After establishing a genetic correlation between variability in MHC2TA and production of MHC class II molecules in rats, the authors analyzed genotypes at three SNPs in human MHC2TA in case-controlled populations of 387 MI patients, 1288 RA patients, and 548 MS patients. They found that a -168 A to G polymorphism in the promoter of MHC2TA was significantly associated with an increased susceptibility to RA (OR 1.29), and MI (OR 1.39), though there was no association of the genotype with MS when compared to corresponding controls. The study furthermore demonstrated that cultured peripheral blood cells from patients carrying the G/G or G/A variants generated comparatively lower levels of MHC class II molecules when stimulated with IFN-γ than A/A homozygotes.

 

A potentially important contributing factor

"You can have the disease without the gene variant and vice versa, however, it can be an important cause for morbidity on the population level," Dr. Piehl says. "It is an important piece of the puzzle for chronic inflammatory disease. Other genes as well as environmental factors have to be identified to provide the full understanding of the causes and mechanisms," he tells CIAOMed. "However, in the not-so-far-away future, I think it will be possible to include genetic testing together with assessing environmental risk factors, ie, smoking, to be able to give qualified health counseling and perhaps even prescribe tailor-made preventive treatments."

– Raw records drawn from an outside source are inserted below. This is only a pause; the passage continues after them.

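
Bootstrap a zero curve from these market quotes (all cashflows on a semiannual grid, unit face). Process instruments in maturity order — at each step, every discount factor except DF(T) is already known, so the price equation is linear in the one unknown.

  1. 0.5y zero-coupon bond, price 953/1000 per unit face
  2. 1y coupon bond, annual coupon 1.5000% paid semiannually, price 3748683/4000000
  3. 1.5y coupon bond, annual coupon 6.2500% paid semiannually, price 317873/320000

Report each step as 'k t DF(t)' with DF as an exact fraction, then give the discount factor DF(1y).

1 1/2 953/1000
2 1 9231/10000
3 3/2 1133/1250
DF(1y) = 9231/10000 ≈ 0.923100

step 1 [0.5y] zero: DF = P = 953/1000 ≈ 0.953000
step 2 [1y] bond c/2=3/400: DF=(3748683/4000000 − 3/400·(0.953000))/(1+3/400) = 9231/10000 ≈ 0.923100
step 3 [1.5y] bond c/2=1/32: DF=(317873/320000 − 1/32·(0.953000+0.923100))/(1+1/32) = 1133/1250 ≈ 0.906400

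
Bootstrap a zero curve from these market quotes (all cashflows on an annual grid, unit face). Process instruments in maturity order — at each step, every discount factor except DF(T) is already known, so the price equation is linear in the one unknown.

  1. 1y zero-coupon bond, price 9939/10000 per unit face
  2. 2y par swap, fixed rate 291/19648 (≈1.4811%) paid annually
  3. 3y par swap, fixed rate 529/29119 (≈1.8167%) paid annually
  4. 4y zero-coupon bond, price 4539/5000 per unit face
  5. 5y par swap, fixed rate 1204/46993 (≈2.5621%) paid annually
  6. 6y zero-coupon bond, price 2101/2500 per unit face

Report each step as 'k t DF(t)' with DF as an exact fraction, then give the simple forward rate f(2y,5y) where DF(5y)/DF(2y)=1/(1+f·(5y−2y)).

step 1 [1y] zero: DF = P = 9939/10000 ≈ 0.993900
step 2 [2y] swap r/1=291/19648: DF=(1 − 291/19648·(0.993900))/(1+291/19648) = 9709/10000 ≈ 0.970900
step 3 [3y] swap r/1=529/29119: DF=(1 − 529/29119·(0.993900+0.970900))/(1+529/29119) = 9471/10000 ≈ 0.947100
step 4 [4y] zero: DF = P = 4539/5000 ≈ 0.907800
step 5 [5y] swap r/1=1204/46993: DF=(1 − 1204/46993·(0.993900+0.970900+0.947100+0.907800))/(1+1204/46993) = 2199/2500 ≈ 0.879600
step 6 [6y] zero: DF = P = 2101/2500 ≈ 0.840400

1 1 9939/10000
2 2 9709/10000
3 3 9471/10000
4 4 4539/5000
5 5 2199/2500
6 6 2101/2500
f(2y,5y) = ((9709/10000)/(2199/2500) − 1)/(3) = 913/26388 ≈ 3.4599%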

The discovery may also reveal a valuable pharmacogenetic correlation for statins. "Statins have an effect on this gene, and we're now trying to look into genotyping individuals participating in a clinical trial of statins to see if the gene variant predicts treatment effect," Dr. Piehl remarks. "It is too early to speculate on which way this will come out, but one possibility is that gene testing can be of relevance for identifying individuals that will benefit from [statin] treatment."

 

Results requires replication

Calling the new study "very compelling and intriguing," Dr. Gregersen nonetheless cautions that it is crucial that the results be replicated by other investigators. "It's a great piece of work from an animal perspective, and the data associated with human diseases is extremely provocative, but it needs to be replicated," he says.

For instance, he points out, a great deal of enthusiasm was generated about the initial observation of a correlation between the incidence of RA and variability in peptidyl arginine deiminase 4 (PADI4), which converts arginine to citrulline. "This was very compelling because antibodies to citrulline appear to be quite specific to RA," he adds. The first attempt to replicate it has failed, however.

Because MHC2TA controls HLA expression, it regulates one of the mechanisms by which interferon upregulates HLA genes. "It's intriguing because it suggests a pathway of genes," Dr. Gregersen says. "In a sense, [MHC2TA] is a master regulator [and] we know that if it's knocked out and kids are born without it, they don't have HLA genes, and are very immunocompromised," he explains.

In sum, "it's really nice work, very stimulating, a great candidate gene, and will provoke a lot of people to look [for the genotype] in a lot of diseases."

Reference:

Swanberg M, Lidman O, Padyukov L, et al. MHC2TA is associated with differential MHC molecule expression and susceptibility to rheumatoid arthritis, multiple sclerosis and myocardial infarction. Nat Genet. 2005;37:486-494.